I would like to talk to her. I would say:
„Hey. I really do like you but I don’t think I can keep it up any longer. When I am with you, when I see you at school or anywhere else, I am happy and enjoy it. You also seem to like me. But then, when I asked you to hang out, something is different. We’ve had plans to hang out for three times and every time something came up. I am not sure if I can survive the disappointments any longer. You say, you don’t want to go to the movies with me, because you don’t want me to pay for you and your dad doesn’t want to give you the money? I wouldn’t let YOU pay for it! And then you make plans with other people to go to the movies… But when I see you again, you are the nicest person in the world and I don’t know what I am supposed to do. I will ask you one more time to go to the movies. I will call it a date. If you say you don’t want to go, just say it. And I am not trying to make you feel guilty. Technically, there is no way I could do that. Either you like me, than you’ll be happy that I like you as well and we can just do what we both want, or you don’t like me and you won’t care.

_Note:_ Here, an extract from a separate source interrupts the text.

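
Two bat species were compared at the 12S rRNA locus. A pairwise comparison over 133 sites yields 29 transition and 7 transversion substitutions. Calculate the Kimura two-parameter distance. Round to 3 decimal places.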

Maybe you are just shy and afraid of going out with me. Please don’t be. I am not able to tell the difference between being shy and not liking me. When I saw you again today, at the party, you seemed to be happy to see me.

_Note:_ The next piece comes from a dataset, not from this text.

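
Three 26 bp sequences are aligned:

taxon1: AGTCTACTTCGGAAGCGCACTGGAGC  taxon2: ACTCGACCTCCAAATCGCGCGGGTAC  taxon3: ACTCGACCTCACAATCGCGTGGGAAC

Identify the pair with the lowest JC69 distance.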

Well, I cannot take any more disappointments and I need some input from your side. I don’t know if you noticed it but I was a little depressed the last couple days. We did not talk during these days, because I did not talk to you. That means, that you don’t talk to me either. Every time we talk, it is because I come to you and talk to you. I message you, I call you, I walk over to you. There is nothing coming from you.
Maybe you like me but you don’t want to date or do anything else than talk when we’re at the same party or in the same class. I would not like that. I only have 37 days left before I go back and I know that it will be hard for both of us and that it will be even harder if we get any closer, but you are intelligent. We can make it; you know that it will only be for 36 days.
Now I am waiting. Again, I am waiting for your response. Please say something. Even better, say the truth.“
That’s what I would say but unfortunately I can’t.